Razon made the assurance during a meeting with Philippine Olympic Committee (POC) president Rep. Abraham "Bambol" Tolentino on Tuesday.
"We would like to thank Mr. Enrique Razon for providing our Olympics-bound athletes with vaccines," said Tolentino.
"Rest assured, our athletes would be protected from the virus as they escalate their training and preparation for Tokyo."
Four Filipinos are already assured of spots in the upcoming Olympic Games in Tokyo -- boxers Irish Magno and Eumir Marcial, world champion gymnast Carlos Yulo, and pole vaulter EJ Obiena.
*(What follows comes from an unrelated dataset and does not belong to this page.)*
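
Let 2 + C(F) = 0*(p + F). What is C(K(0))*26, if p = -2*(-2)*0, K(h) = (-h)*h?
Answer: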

Others are on the brink of qualifying, particularly weightlifter and Rio Games silver medalist Hidilyn Diaz, and golfers Yuka Saso and Bianca Pagdanganan. Several boxers, karatekas, and taekwondo jins are currently training for their upcoming qualifying tournaments in the coming months.
"I'm sure that with the generosity of Mr. Razon, especially in these difficult times, would further spur our athletes to focus on the Olympics without fear of getting infected," said Tolentino.
Razon was earlier reported to be bringing into the country 20 million doses of the mRNA-1273 vaccine developed by US-based Moderna. The Moderna vaccine was reported to cost $26 each, or approximately P1,250.
The Tokyo Olympics is set for July 23 to August 8 in Tokyo, having been postponed by a year due to the COVID-19 pandemic. Tolentino is confident that the Games will push through, despite escalating COVID-19 cases in Japan and the dwindling public support for the event.
"I am a positive person. The Olympics will happen, the International Olympic Committee, and the host country [Japan] will make it happen," said Tolentino.
"We only have one plan and that is to win a gold medal in the Olympics. There's no Plan B so let's not even think that it won't push through," he stressed.
The Tokyo organizers have already released a "playbook" earlier this month, with strict guidelines that includes wearing masks "at all times" except when eating, sleeping or outdoors. According to the playbook, vaccination is not a requirement to participate in the Games.